An axe to grind? Fucking please. I suggest you go back and re-read the first few comments
here. You could have simply accepted the constructive criticism that others had to offer, and made it a learning moment. Instead you chose to get defensive, begin insulting men who have been in the saddle longer than you have been alive, call folks soft, and continue with your storyline that there was no operator error while you and the peanut gallery were pulling over that spar. The problem is that your vid tells a very different story. The story of a self taught tree-man who clearly doesn't understand that allowing a spar to sit back on your wedges is never a good thing , and continuing to do so will eventually lead to disastrous results.
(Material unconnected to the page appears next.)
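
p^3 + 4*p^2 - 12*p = p*(p - 2)*(p + 6)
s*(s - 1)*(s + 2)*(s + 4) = s^4 + 5*s^3 + 2*s^2 - 8*s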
I hate to admit it, but I agree with Rico here. Yes, he is harsh and rude and ugly and has little care for the truth, but that's just him. Best not to take it personally (good luck with that) and re-evaluate.
I think that leaving a spectator in the DZ is a whole lot worse than the little bit of rock back, especially on hemlock with no side lean. But I think we can all agree that together, they compound the danger. So leaving ANYONE in the potential DZ is a systemic problem that needs to be corrected.
One of the best climbers I ever worked with got all upset when I shut him down for running the blower before falling a tree that had obvious lean away from the lawn where he was working. He had just topped the tree and there was zero question that he was in no danger. BUT that is a safety policy that I don't violate. No one in the potential dz (say 110-115% tree height) before the back cut starts, except the faller. There were a couple of new guys there that day and I didn't want to set a bad example, so they might get the wrong impression that it's ok to be in the dz. For the little time and energy it takes to clear the dz for the short time it takes to fall the tree, that policy makes sense to me.
Brady's video is also a good example of a situation where improving technique will lead to obvious safety improvements. If you had doubled that line on the top of the spar, natural crotch, tied one end of to a ground anchor and set up the same 3:1 z rig on the other end, there would have been near twice as much force on the tree, so you wouldn't have to jerk the line to get the tree moving. You could have had a nice steady pull. You might not have even needed the third man. That would have been an easy and effective solution, making the job both safer and easier.
And if you needed even more pull, it's not hard to set up a block on the working end of the pull line for 2:1 system, and then use your 3:1 on that.